Акил чувствовал желание мужчины покинуть поскорее тихую улицу. Он огляделся. Тьма вокруг стала почти непроглядной. Ему следовало и самому убираться с улицы.
— Я знаю, куда идти, — старик беззубо улыбнулся и кивнул, — мне недалеко. Акил кивнул в ответ и хотел что‑то сказать, но мужчина уже скрылся за углом.
Секунду Акил не двигался. Что‑то было не так. Он повернулся и сделал шаг вниз по улице, его рука неосознанно прошлась по карману.
Он замер. Карман был пуст, инфопланшет исчез. Ледяной ужас пронзил его. Он проверил другие карманы, а потом оглядел улицу.
Ничего.
Он побежал в ту сторону, куда отправился старик, холодная паника заструилась по его венам. Он завернул за угол. Широкая улица убегала вдаль и терялась во мраке, тихая и пустынная, за исключением обрывков танцев, несуразные звуки которых доносил ветер.
«Ты дал мне более чем достаточно», — сказал старик. Акил сделал ещё шаг, раздумывая над вариантом побежать по улицам в поисках старика. Он остановился. Он не отыщет старого вора. Сумеречные аллеи Сапфир-сити могли поглотить человека через пару быстрых шагов, существовала дюжина разных путей, которыми старик мог уйти с этой улицы.
Он сделал глубокий вдох и попытался успокоить мысли и пульс. Ему следует…
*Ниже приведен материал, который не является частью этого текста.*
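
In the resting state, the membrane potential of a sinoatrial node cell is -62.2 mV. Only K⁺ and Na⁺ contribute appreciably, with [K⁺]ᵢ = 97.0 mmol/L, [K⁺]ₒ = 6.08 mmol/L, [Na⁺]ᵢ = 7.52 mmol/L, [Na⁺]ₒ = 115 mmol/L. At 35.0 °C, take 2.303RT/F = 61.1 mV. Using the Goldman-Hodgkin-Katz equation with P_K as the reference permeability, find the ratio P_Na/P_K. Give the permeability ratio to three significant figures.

0.0282

Let α = P_Na/P_K. GHK: Vm = 61.1·log₁₀[(Kₒ + α·Naₒ)/(Kᵢ + α·Naᵢ)].
10^(Vm/61.1) = 10^(-62.2/61.1) = 0.095939
So 0.095939·(Kᵢ + α·Naᵢ) = Kₒ + α·Naₒ → α = (0.095939·97.0 − 6.08) / (115.0 − 0.095939·7.52)
α = (9.306 − 6.08) / (115.0 − 0.7215) = 3.226/114.3 = 0.02823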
Вспышка в небе внезапно высветила улицу белым светом. Акил вскинул руки, чтобы защитить глаза. Какую‑то секунду он мог видеть сосуды в собственных глазах.
Он посмотрел вверх. Звёзды падали, рассыпаясь брызгами искр, они выделывали различные пируэты в ночном небе.
«Фейерверк, — подумал он, — незапланированное празднование. Метеоритный дождь…»
Начали завывать сирены. Сначала одна, затем другая и так далее, пока эхо ревущего хора не заполнило всё вокруг. Где‑то глубоко внутри него вероятности соединились со страхами. Он подумал о дочерях, спящих в доме на другом конце города. Люди заполняли улицу, изливаясь толпами из дверей. Большинство замирало, уставившись в небо, губы их двигались, но слова терялись в рёве сирен.
Акил начал двигаться, сначала несколько медленных шагов. Затем он ускорился, отпихивая людей прочь с дороги. И, наконец, он побежал. А небеса над ним роняли огненные слёзы.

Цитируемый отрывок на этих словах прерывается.